I guess it was kind of silly to think that I could take a class and learn how to be an activist without going totally crazy with it. I don't know why, but somehow it kind of terrifies me to try and get involved with anything. I don't know where to draw the lines, how much effort to put into things, how invested I can become before it starts to interfere with 'real life' so to speak.
So how do I figure out what to do? What do I want to do? How do I want for things to look? I don't really have all that many answers right now, but I think some ideas are starting to come together. I've been doing a lot of thinking about it lately, trying to put together a road map to the future.
I've been thinking about it a lot lately too because of the new 5.5 version of concrete 5 that's coming out. There's a new package out in the marketplace called Sample Content Generator that allows you to define a starting point for new websites. So in the context of what I wanted to build for bikelove.org, it's now a freely available package that I could use, no development time needed. I could simply go through and design out a few different styles of site, and then when I set up the install script for new websites on the bikelove.org servers I just have to link up the styles of site. Starting off I think there would be one for "City or Town," one for "Non-Profit," one for "Bicycle Friendly Business," one for "Bike Shop" etc. There's also an add on in marketplace review right now that allows anyone to register and log in with multiple different authentication providers suck as twitter, facebook, google, etc. There's a developer in the IRC that has working code for sub-domain based servers on the same domain to share a user database.
So the pieces are starting to come together. If I wanted to get back into programming the site again.
That's the thing. Do I go back to the bikelove idea, or do I look for something else to do instead? I've been trying to figure out how to plug in with the Occupy movement but I feel pretty different from them, and I don't know how effective I'll be at helping them out or doing anything. I'm not sure how effective they will be either, I think it could go either way. It seems from the emails that I've been reading that trying to get consensus on anything is pretty difficult for them, I've never been a good person for arguing and it seems like there's a lot of arguing. I don't want that. I want to do something that creates good and change right now, and I want to see it happen regardless of what is going on in politics and on wall street. In my mind politics and wall street is all so corrupt and evil that it should just be excised and done away with and we should rebuild on a different foundation. But I have no idea what that foundation would be so I don't know what to do. So instead I focus on what I can do, what I know works.
That's what talking with Betsy made me realize. I know something that works. I know something that can totally change the way our nation looks.
And I'm not doing anything about it.
I don't know why.

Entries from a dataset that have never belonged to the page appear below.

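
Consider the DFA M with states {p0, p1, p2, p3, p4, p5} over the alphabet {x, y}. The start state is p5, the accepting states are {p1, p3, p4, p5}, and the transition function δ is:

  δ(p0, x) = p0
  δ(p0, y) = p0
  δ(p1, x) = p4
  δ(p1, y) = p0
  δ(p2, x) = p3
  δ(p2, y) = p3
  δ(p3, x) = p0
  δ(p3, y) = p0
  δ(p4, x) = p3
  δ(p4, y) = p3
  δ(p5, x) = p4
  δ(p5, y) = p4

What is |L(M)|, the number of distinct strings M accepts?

The useful subgraph on states {p3, p4, p5} is acyclic, so L(M) is finite; the longest accepting path visits 3 useful states, giving maximum string length 2.
Counting accepting paths from p5 by length: 1 of length 0, 2 of length 1, 4 of length 2. Total 7.

7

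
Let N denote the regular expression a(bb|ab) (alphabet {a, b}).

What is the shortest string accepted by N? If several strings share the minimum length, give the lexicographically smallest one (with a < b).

By inspection of the expression, no string of length less than 3 matches, and aab is the lexicographically first match of length 3.

aab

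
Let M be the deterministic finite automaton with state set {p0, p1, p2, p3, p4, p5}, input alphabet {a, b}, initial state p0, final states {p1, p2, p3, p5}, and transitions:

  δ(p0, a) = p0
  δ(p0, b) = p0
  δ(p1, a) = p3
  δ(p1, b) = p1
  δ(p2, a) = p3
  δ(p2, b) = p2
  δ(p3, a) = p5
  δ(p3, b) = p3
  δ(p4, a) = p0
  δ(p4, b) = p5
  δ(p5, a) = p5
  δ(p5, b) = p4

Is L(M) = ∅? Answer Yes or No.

The states reachable from the start state are {p0}.
None of the accepting states {p1, p2, p3, p5} is reachable, so no string is accepted and L(M) = ∅.

Yes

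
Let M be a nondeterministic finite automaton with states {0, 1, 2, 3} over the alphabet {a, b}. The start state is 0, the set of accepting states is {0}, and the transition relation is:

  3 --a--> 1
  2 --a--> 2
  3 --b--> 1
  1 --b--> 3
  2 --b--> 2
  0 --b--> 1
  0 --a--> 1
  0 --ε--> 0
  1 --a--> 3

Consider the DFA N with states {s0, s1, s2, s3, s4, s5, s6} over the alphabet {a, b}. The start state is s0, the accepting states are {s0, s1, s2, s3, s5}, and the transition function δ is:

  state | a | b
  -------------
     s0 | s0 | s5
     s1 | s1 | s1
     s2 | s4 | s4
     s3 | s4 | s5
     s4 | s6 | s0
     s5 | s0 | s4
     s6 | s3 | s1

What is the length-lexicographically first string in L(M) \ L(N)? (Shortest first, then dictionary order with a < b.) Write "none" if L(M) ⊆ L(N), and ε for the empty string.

none

Exploring the product automaton M × N from the start pair (0, s0), following both machines on each input symbol, reaches 13 state pairs: (0, s0), (1, s0), (1, s5), (3, s0), (3, s5), (3, s4), (1, s4), (1, s6), (3, s6), (3, s3), (3, s1), (1, s3), (1, s1).
M accepts in {0} and N accepts in {s0, s1, s2, s3, s5}. The reachable pairs whose M-component is accepting are (0, s0); in each of them the N-component is accepting too, so the product for L(M) \ L(N) (M-component accepting, N-component rejecting) has no reachable accepting pair and the difference is empty.
So every string accepted by M is also accepted by N: L(M) \ L(N) = ∅ and there is no such string.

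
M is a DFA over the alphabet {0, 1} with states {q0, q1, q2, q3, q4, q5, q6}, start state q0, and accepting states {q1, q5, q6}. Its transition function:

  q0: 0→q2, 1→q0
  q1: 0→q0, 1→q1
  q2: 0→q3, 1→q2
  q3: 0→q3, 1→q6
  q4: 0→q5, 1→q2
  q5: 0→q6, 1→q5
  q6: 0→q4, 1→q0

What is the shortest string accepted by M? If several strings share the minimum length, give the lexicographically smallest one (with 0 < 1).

A breadth-first search from q0 reaches an accepting state first via the path q0 → q2 → q3 → q6 on input 001.
No string of length < 3 is accepted (BFS exhausts all shorter strings without reaching an accepting state), and 001 is the lexicographically least accepting string of length 3.

001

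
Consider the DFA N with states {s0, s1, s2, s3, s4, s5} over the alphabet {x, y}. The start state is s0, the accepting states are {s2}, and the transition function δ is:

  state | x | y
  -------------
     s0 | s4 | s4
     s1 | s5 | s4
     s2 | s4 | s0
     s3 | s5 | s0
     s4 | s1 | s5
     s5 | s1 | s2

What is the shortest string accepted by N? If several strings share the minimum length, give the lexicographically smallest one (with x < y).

xyy

A breadth-first search from s0 reaches an accepting state first via the path s0 → s4 → s5 → s2 on input xyy.
No string of length < 3 is accepted (BFS exhausts all shorter strings without reaching an accepting state), and xyy is the lexicographically least accepting string of length 3.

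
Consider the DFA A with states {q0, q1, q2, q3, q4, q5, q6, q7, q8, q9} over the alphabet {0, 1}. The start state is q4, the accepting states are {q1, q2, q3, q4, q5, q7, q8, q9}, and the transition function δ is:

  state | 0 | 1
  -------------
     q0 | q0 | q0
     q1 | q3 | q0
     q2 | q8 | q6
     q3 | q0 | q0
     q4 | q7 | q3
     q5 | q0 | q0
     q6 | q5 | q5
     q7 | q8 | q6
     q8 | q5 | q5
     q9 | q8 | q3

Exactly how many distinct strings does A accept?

8

The useful subgraph on states {q3, q4, q5, q6, q7, q8} is acyclic, so L(A) is finite; the longest accepting path visits 4 useful states, giving maximum string length 3.
Counting accepting paths from q4 by length: 1 of length 0, 2 of length 1, 1 of length 2, 4 of length 3. Total 8.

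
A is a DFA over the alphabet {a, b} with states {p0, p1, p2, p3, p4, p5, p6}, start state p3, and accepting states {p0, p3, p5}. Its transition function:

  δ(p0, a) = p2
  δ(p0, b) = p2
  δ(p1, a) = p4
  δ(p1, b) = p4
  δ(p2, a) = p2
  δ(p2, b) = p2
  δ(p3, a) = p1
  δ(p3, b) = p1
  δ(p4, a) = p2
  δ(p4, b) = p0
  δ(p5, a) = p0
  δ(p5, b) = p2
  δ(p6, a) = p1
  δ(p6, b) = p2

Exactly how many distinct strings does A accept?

5

The useful subgraph on states {p0, p1, p3, p4} is acyclic, so L(A) is finite; the longest accepting path visits 4 useful states, giving maximum string length 3.
Counting accepting paths from p3 by length: 1 of length 0, 4 of length 3. Total 5.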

The type of change that a bikelove forum can bring about in a person's life is astounding, how positive reinforcement and a central place to discuss issues related to cycling can lead to a lot of other changes. You look at your world differently when you start to think of it with a bicycle as the center piece that makes everything 'work.' You want things smaller. You want things more local. You want things more unique. Maybe this is over generalizing, but I saw a lot people that would just get the bug and completely transform their life due to the positive influence from liberal hippie bikers. It's probably not something we should admit to because people say that bicycling has no agenda, anyone can do it but I think that it does tend to lend people towards a more natural and 'in tune' lifestyle. I don't know why, but it does.

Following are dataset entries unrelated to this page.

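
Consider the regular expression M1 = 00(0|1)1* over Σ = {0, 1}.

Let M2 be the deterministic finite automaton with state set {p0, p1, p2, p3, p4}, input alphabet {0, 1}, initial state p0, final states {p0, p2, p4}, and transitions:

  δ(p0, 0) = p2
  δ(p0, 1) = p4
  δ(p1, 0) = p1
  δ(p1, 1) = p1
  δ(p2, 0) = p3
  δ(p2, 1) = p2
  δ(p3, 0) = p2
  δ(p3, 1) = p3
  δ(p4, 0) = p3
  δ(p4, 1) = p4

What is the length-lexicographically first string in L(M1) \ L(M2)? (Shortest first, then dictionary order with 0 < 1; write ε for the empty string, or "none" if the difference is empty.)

001

The string 001 is accepted by M1 but not by M2.
No shorter string lies in the difference, and 001 is the lexicographically first length-3 string in L(M1) \ L(M2).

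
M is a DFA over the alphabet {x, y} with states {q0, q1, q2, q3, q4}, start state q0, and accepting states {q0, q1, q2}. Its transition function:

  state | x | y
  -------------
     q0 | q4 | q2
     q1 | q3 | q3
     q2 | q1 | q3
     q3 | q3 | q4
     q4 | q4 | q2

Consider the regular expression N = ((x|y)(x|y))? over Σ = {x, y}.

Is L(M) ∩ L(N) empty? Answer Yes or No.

The empty string ε is accepted by both M and N.
Hence L(M) ∩ L(N) ≠ ∅.

No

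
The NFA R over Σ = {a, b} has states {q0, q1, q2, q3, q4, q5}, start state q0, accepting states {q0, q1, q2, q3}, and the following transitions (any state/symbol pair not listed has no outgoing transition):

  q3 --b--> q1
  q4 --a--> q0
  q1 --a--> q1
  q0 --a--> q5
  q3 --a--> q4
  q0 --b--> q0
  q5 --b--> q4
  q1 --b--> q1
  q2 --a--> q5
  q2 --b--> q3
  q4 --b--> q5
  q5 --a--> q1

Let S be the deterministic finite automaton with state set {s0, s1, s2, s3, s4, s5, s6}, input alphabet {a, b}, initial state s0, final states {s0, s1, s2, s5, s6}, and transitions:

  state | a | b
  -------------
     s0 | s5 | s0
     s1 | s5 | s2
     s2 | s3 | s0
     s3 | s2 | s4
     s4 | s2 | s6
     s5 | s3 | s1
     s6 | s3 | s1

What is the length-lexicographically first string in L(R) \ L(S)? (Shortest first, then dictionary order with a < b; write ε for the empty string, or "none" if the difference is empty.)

The string aa is accepted by R but not by S.
No shorter string lies in the difference, and aa is the lexicographically first length-2 string in L(R) \ L(S).

aa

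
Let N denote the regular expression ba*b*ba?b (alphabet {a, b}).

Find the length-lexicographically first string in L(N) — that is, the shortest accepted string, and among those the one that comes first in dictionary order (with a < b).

By inspection of the expression, no string of length less than 3 matches, and bbb is the lexicographically first match of length 3.

bbb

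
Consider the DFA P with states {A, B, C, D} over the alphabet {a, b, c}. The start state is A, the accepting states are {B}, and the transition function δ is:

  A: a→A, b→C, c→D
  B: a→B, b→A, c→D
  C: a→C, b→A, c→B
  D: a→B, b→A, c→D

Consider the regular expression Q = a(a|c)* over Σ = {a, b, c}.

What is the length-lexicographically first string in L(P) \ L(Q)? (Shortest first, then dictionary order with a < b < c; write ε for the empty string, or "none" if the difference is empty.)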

So anyway, knowing that I have this method of using software to create change, what am I doing? Pretty much nothing. Waiting, I guess. I was waiting for some sign that I was 'ready' or 'stable' enough to go back to working on it. Bikedate I was figuring that most of the code I could use on it, the RSVP software is pretty nice and I've used that on other sites already. The rapid ajax paging I think was really nice but I haven't gotten to use that on anything. The profile pages I think I might package up into something for the marketplace, if I can get it formatted nicely enough without a 960 grid. I don't know, code wise I'm pretty much ready to start on it. I haven't drawn anything out on it, no mind-maps or wire frames. But it's all there in my head and the code exists in different places. It just needs to be written down.

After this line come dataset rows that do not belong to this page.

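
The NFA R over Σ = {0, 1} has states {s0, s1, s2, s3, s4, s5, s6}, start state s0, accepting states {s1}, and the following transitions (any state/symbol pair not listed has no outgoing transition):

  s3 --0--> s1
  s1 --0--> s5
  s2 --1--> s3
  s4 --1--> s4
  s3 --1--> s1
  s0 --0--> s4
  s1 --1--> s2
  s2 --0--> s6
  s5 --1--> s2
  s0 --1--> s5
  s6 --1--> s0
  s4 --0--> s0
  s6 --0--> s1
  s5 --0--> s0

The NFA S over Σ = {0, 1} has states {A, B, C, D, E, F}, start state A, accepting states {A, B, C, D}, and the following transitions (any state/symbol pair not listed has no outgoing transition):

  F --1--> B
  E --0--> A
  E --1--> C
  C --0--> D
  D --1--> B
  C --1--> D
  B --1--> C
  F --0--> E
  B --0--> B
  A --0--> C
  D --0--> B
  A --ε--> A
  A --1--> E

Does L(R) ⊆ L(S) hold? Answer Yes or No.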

I'm not really ready to go after the organizing end of it though.
So really, what do I do? I guess one thing I could do is just put together a simple blogging theme and start blogging about what I want to build and starting to wireframe things up. Make a kickstarter page, or simply set up a script for making paypal donations that keeps a running total and displays it on the site, put that money away towards actually creating the company and the non profit and starting to go live with stuff. Start looking for grant money that I could use. Look for people that can help me with the book keeping end of things.
I don't know, all I have are ideas right now. Or really, I still have the same idea, I just have a lot better tools for doing what I want to do now. I know how to use git, I've got video conferencing capabilities so that I can meet with people across the nation. I've collaborated with lots of people on lots of different stuff remotely. That should help a lot.
But the first thing is to actually make a blog template for bikelove.org I guess. Putting together a github repo for the source code. Going back to some of the original code and re-working it for 5.5. I do think my blueprint css framework was a good idea for theme development and should allow the sub-sites to do almost anything they want as far as themes. Plus then updates to the core theme elements can be managed by package updates.
I'm using up vacation time today and I'm supposed to be working on getting more freelance work, and I really should be doing that instead of posting here. I did get a lead on a designer that wants to release some themes to the marketplace that I think will work out OK. I don't know much about her stuff, she had two designs that looked ok, a lot flatter and louder than I typically go with my designs. Anyway, that could be good for some extra income too. Other than that I'm first off working on the portfolio for this site, seems like I should have that ready to go before doing too much trying to contact people that might need concrete 5 developers. I'm not really sure where to go looking for shops that use concrete 5 - how do you know which shops use it or don't use it? There don't seem to be a lot of shops here in Minneapolis but I could be wrong. I don't feel plugged in at all, we haven't done a meetup in months and months. I keep asking in the IRC but they want to have it somewhere that sells beer and can do a full several hours with presentations and everything and that seems excessive. I'd rather just have a few people meet up and talk, network. Anyway.
I updated the slider for the portfolio over the weekend. That's getting a lot closer to ready for the marketplace, too. I renamed it from caroufredsel_image_slider to attributes_slider. I think that makes a lot more sense, especially if I find a better script to use for the front end. Or maybe I could do more than one script for the front end and load up the required ones based on the theme being viewed. I tried to get around a pretty nasty little bug that I've found but I couldn't. I went back to the slideshow block as a basis for making the block, and I still got issues when you would upload images. Basically if you browse for an image, then upload an image using the upload single or upload multiple tool the 'choose' action no longer works. Sometimes it does nothing at all, sometimes it closes the window but no row shows up. I think this is because ccm_chooseAsset is overridden when the form reloads with the new image but I'm not entirely sure. I know it's nothing to do with my code and other people were not able to reproduce the bug so I may just live with it and maybe make a note in the 'support' area that you should upload all your images and THEN add your slider to the page.